I’m lucky enough to live within walking distance of St George’s hospital and with their excellent service I was seen to and X-rayed within 90 minutes. The diagnosis wasn’t good; I’d fractured a bone, meaning five weeks off the bike. Just at the point when I was feeling like I was able to race at speed, the point where I was the fittest I think I’ve ever been, I was sidelined. It hurt, both physically and emotionally.
The summer had truly begun and the combination of long days and endless sunshine clogged my social media with pictures of friends’ rides. Meanwhile I was doing turbo sessions in a boiling hot apartment with just a mediocre fan and the highlights of the Giro for company.
Losing the function of one arm makes everything more difficult, basic tasks which once were a breeze became a huge struggle. Making meals, getting dressed and sleep were a daily challenge. The busy tube was terrifying, after someone accidentally sat on my bad arm, every journey involved me wincing in anticipation of being squished into rush hour madness. I got grumpy, I craved fresh air, the wind in my hair and the coffee with friends. It was a test of my resolve, it’s easy to be positive when everything is going your way but a challenge when it’s not.
As the weeks went by the pain started to subside and things became easier. I counted down the days till riding my bike again. I returned once more to the hospital to get the all clear.

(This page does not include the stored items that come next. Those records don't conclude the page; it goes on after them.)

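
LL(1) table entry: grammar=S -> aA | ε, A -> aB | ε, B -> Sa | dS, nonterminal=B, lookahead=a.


For [B, a]: 'a' ∈ FIRST(Sa)
Entry: B -> Sa


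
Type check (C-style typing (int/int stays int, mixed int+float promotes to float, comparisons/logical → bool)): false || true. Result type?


Operand types: bool || bool
Rule: logical operators take bool operands and yield bool
Result type: bool


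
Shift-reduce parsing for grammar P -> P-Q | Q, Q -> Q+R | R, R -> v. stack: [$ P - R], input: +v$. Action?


'R' (not preceded by Q+) is the handle for Q -> R
Action: reduce (Q -> R)


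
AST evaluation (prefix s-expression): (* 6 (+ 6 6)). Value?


Evaluate inner: (+ 6 6) = 12
Evaluate root: (* 6 12) = 72
Result: 72


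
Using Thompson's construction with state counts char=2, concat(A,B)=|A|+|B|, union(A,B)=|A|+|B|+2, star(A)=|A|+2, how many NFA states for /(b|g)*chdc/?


Syntax tree has 6 char leaf(s), 1 union(s), 1 star(s)
chars contribute 6×2 = 12; each union adds +2; each star adds +2
Total: 12 + 2 + 2 = 16 states


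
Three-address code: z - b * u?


Break into single-operator statements:
t1 = b * u
t2 = z - t1


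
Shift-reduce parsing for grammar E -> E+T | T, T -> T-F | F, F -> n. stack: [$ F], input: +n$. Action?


'F' (not preceded by T-) is the handle for T -> F
Action: reduce (T -> F)


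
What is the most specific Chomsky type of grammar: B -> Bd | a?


Left-linear: every RHS is a terminal or one nonterminal followed by a terminal
Classification: Type 3 (Regular)


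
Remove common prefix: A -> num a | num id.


Common prefix: 'num'
Factored: A -> num A', A' -> a | id


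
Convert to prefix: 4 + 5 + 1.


left-to-right (same/higher precedence on left): tree is (+ (+ 4 5) 1)
Prefix: + + 4 5 1


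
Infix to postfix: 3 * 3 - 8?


Left to right (same or higher precedence on left)
Postfix: 3 3 * 8 -


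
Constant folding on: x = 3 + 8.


3 + 8 = 11 at compile time
Optimized: x = 11


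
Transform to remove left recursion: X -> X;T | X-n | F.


Left-recursive alternatives: X;T, X-n; non-recursive: F
Introduce X': X -> FX', X' -> ;TX' | -nX' | ε


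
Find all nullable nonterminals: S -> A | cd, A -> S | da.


A nonterminal is nullable iff some alternative derives ε (directly, or every symbol in it is nullable)
Nullable: {}


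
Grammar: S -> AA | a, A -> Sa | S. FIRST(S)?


Per alternative of S: FIRST(AA) = {a}; FIRST(a) = {a}
FIRST(S) = {a}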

It’s hard to explain just how magical it is to be riding my bike again. Turning the pedals. Chatting to friends. Being outside. Coffee and baked goods. The reality is the accident could have been much worse. Despite my constant frustration, five weeks of not cycling isn’t a big deal. The main thing the injury made me realise is just how lucky I am to have spent the majority of my life able bodied. There are people who face far greater challenges than me on a daily basis and do so without complaints.
I can ride my bike again and I’m grateful for every pedal stroke… and obviously every slice of cake and cup of coffee.